Sofie is pas gescheiden. Ze woont in een nieuw huis. Maar ze kan er geen vijf minuten alleen zijn. “Het voelt niet lekker, ik kan er niet van genieten, ik kan bijvoorbeeld niet ontspannen op de bank een boek gaan zitten lezen.” Sofie gaat elke avond na haar werk zo snel mogelijk naar haar nieuwe vriend Steven. Bij hem is ze meer op haar gemak. “Ik begrijp er niets van”, zegt ze, “Als er iets is waarop ik me tijdens de scheiding verheugde, waar ik naar uit keek was het dat: tijd hebben voor mezelf, voor een zalig bad, voor een avondje uit met een vriendin, voor een nieuwe hobby, voor een boek in de zetel. En nu ik dat eigenlijk allemaal zou kunnen, doe ik het niet. Het is alsof ik weer getrouwd ben: elke avond samen in de zetel naar televisie kijken.”

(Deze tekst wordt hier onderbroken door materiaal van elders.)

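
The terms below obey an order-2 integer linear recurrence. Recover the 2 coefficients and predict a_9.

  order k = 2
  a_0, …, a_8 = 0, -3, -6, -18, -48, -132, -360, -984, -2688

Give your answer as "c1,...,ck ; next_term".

  a_2 = 2·-3 + 2·0 = -6
  a_3 = 2·-6 + 2·-3 = -18
  a_4 = 2·-18 + 2·-6 = -48
  a_5 = 2·-48 + 2·-18 = -132
  a_6 = 2·-132 + 2·-48 = -360
  a_7 = 2·-360 + 2·-132 = -984
  a_8 = 2·-984 + 2·-360 = -2688
  a_9 = 2·-2688 + 2·-984 = -7344

2,2 ; -7344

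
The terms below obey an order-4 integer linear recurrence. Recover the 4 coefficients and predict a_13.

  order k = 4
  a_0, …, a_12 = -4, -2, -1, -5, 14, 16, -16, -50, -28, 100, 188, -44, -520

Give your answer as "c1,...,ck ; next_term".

0,-2,-2,-2 ; -488

  a_4 = 0·-5 + -2·-1 + -2·-2 + -2·-4 = 14
  a_5 = 0·14 + -2·-5 + -2·-1 + -2·-2 = 16
  a_6 = 0·16 + -2·14 + -2·-5 + -2·-1 = -16
  a_7 = 0·-16 + -2·16 + -2·14 + -2·-5 = -50
  a_8 = 0·-50 + -2·-16 + -2·16 + -2·14 = -28
  a_9 = 0·-28 + -2·-50 + -2·-16 + -2·16 = 100
  a_10 = 0·100 + -2·-28 + -2·-50 + -2·-16 = 188
  a_11 = 0·188 + -2·100 + -2·-28 + -2·-50 = -44
  a_12 = 0·-44 + -2·188 + -2·100 + -2·-28 = -520
  a_13 = 0·-520 + -2·-44 + -2·188 + -2·100 = -488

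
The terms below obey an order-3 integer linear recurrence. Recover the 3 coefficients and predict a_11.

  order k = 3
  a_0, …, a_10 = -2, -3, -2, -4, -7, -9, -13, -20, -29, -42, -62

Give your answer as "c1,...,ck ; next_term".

  a_3 = 1·-2 + 0·-3 + 1·-2 = -4
  a_4 = 1·-4 + 0·-2 + 1·-3 = -7
  a_5 = 1·-7 + 0·-4 + 1·-2 = -9
  a_6 = 1·-9 + 0·-7 + 1·-4 = -13
  a_7 = 1·-13 + 0·-9 + 1·-7 = -20
  a_8 = 1·-20 + 0·-13 + 1·-9 = -29
  a_9 = 1·-29 + 0·-20 + 1·-13 = -42
  a_10 = 1·-42 + 0·-29 + 1·-20 = -62
  a_11 = 1·-62 + 0·-42 + 1·-29 = -91

1,0,1 ; -91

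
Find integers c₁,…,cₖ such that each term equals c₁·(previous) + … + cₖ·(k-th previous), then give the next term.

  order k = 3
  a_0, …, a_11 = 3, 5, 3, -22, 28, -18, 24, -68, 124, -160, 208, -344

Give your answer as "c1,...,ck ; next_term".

-2,-2,-2 ; 592

  a_3 = -2·3 + -2·5 + -2·3 = -22
  a_4 = -2·-22 + -2·3 + -2·5 = 28
  a_5 = -2·28 + -2·-22 + -2·3 = -18
  a_6 = -2·-18 + -2·28 + -2·-22 = 24
  a_7 = -2·24 + -2·-18 + -2·28 = -68
  a_8 = -2·-68 + -2·24 + -2·-18 = 124
  a_9 = -2·124 + -2·-68 + -2·24 = -160
  a_10 = -2·-160 + -2·124 + -2·-68 = 208
  a_11 = -2·208 + -2·-160 + -2·124 = -344
  a_12 = -2·-344 + -2·208 + -2·-160 = 592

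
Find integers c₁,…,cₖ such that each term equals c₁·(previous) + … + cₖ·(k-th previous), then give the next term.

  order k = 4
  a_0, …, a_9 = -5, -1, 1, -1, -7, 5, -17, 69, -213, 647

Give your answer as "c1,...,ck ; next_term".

-2,2,-4,3 ; -2047

  a_4 = -2·-1 + 2·1 + -4·-1 + 3·-5 = -7
  a_5 = -2·-7 + 2·-1 + -4·1 + 3·-1 = 5
  a_6 = -2·5 + 2·-7 + -4·-1 + 3·1 = -17
  a_7 = -2·-17 + 2·5 + -4·-7 + 3·-1 = 69
  a_8 = -2·69 + 2·-17 + -4·5 + 3·-7 = -213
  a_9 = -2·-213 + 2·69 + -4·-17 + 3·5 = 647
  a_10 = -2·647 + 2·-213 + -4·69 + 3·-17 = -2047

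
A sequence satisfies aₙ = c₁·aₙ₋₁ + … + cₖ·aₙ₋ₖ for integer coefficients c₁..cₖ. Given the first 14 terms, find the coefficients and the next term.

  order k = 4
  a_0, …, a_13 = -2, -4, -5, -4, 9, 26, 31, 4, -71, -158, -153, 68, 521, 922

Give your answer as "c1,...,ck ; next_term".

  a_4 = 1·-4 + -1·-5 + -1·-4 + -2·-2 = 9
  a_5 = 1·9 + -1·-4 + -1·-5 + -2·-4 = 26
  a_6 = 1·26 + -1·9 + -1·-4 + -2·-5 = 31
  a_7 = 1·31 + -1·26 + -1·9 + -2·-4 = 4
  a_8 = 1·4 + -1·31 + -1·26 + -2·9 = -71
  a_9 = 1·-71 + -1·4 + -1·31 + -2·26 = -158
  a_10 = 1·-158 + -1·-71 + -1·4 + -2·31 = -153
  a_11 = 1·-153 + -1·-158 + -1·-71 + -2·4 = 68
  a_12 = 1·68 + -1·-153 + -1·-158 + -2·-71 = 521
  a_13 = 1·521 + -1·68 + -1·-153 + -2·-158 = 922
  a_14 = 1·922 + -1·521 + -1·68 + -2·-153 = 639

1,-1,-1,-2 ; 639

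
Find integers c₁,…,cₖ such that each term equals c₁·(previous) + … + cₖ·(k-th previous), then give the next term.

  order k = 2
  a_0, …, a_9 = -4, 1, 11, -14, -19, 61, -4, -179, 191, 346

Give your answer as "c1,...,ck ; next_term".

-1,-3 ; -919

  a_2 = -1·1 + -3·-4 = 11
  a_3 = -1·11 + -3·1 = -14
  a_4 = -1·-14 + -3·11 = -19
  a_5 = -1·-19 + -3·-14 = 61
  a_6 = -1·61 + -3·-19 = -4
  a_7 = -1·-4 + -3·61 = -179
  a_8 = -1·-179 + -3·-4 = 191
  a_9 = -1·191 + -3·-179 = 346
  a_10 = -1·346 + -3·191 = -919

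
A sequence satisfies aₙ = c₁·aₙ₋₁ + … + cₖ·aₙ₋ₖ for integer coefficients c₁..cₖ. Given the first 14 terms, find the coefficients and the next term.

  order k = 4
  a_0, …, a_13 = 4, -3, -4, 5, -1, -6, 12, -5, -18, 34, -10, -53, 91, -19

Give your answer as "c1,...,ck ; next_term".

  a_4 = -1·5 + -2·-4 + 0·-3 + -1·4 = -1
  a_5 = -1·-1 + -2·5 + 0·-4 + -1·-3 = -6
  a_6 = -1·-6 + -2·-1 + 0·5 + -1·-4 = 12
  a_7 = -1·12 + -2·-6 + 0·-1 + -1·5 = -5
  a_8 = -1·-5 + -2·12 + 0·-6 + -1·-1 = -18
  a_9 = -1·-18 + -2·-5 + 0·12 + -1·-6 = 34
  a_10 = -1·34 + -2·-18 + 0·-5 + -1·12 = -10
  a_11 = -1·-10 + -2·34 + 0·-18 + -1·-5 = -53
  a_12 = -1·-53 + -2·-10 + 0·34 + -1·-18 = 91
  a_13 = -1·91 + -2·-53 + 0·-10 + -1·34 = -19
  a_14 = -1·-19 + -2·91 + 0·-53 + -1·-10 = -153

-1,-2,0,-1 ; -153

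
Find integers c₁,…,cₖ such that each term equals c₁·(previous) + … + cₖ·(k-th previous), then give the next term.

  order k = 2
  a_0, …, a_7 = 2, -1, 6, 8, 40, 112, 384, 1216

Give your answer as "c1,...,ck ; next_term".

  a_2 = 2·-1 + 4·2 = 6
  a_3 = 2·6 + 4·-1 = 8
  a_4 = 2·8 + 4·6 = 40
  a_5 = 2·40 + 4·8 = 112
  a_6 = 2·112 + 4·40 = 384
  a_7 = 2·384 + 4·112 = 1216
  a_8 = 2·1216 + 4·384 = 3968

2,4 ; 3968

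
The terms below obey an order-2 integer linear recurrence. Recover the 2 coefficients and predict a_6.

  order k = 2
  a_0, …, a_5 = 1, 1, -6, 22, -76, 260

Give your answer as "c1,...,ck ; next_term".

  a_2 = -4·1 + -2·1 = -6
  a_3 = -4·-6 + -2·1 = 22
  a_4 = -4·22 + -2·-6 = -76
  a_5 = -4·-76 + -2·22 = 260
  a_6 = -4·260 + -2·-76 = -888

-4,-2 ; -888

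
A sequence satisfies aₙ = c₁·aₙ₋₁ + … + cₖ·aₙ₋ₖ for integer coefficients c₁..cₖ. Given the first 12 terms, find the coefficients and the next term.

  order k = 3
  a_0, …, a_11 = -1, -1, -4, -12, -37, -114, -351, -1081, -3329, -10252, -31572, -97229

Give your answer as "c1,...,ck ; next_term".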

Gek is dat, denk ik, het lijkt alsof wat Sofie wil (tijd voor zichzelf) niet overeenkomt met wat ze voelt (alleen zijn is niet prettig). Dit wil ik helder krijgen. Ik schrijf op de flipchart: denken – voelen – doen. En vraag aan Sofie om aan de hand van deze drie woorden haar probleem te herformuleren. “Als je alleen bent, Sofie, wat denk je dan precies, hoe voel je je dan vanbinnen en wat doe je dan vervolgens?” Sofie antwoordt: “Als ik alleen ben, denk ik ‘oei, wat nu’ … en dan voel ik angst, de haren in mijn nek gaan rechtop staan, ik sla in paniek … en wat ik dan doe is weglopen, snel naar iemand toegaan, naar Steven bijvoorbeeld, naar gelijk waar – als ik maar niet meer alleen ben.” “Je voelt je angstig als je alleen bent?”, vraag ik. Sofie kijkt op en zegt verdrietig: “Ja. Het is een gevoel dat ik goed ken, als kind had ik er al last van. Ik durfde niets alleen doen. Ik herinner me ook dat ik altijd schrik had om toestemming voor iets te vragen aan mijn ouders. Want altijd als ik iets wou of een idee had dat anders was dan wat mijn ouders voor goed hielden, kreeg ik de wind van voren. Mijn moeder zei vaak: waarom moet je zo contrarie doen, gewoon is gek genoeg! En later, tijdens mijn puberteit werd dat: als je denkt dat je het beter weet, je doet maar … maar als het niet lukt, moet je bij mij niet komen zeuren!”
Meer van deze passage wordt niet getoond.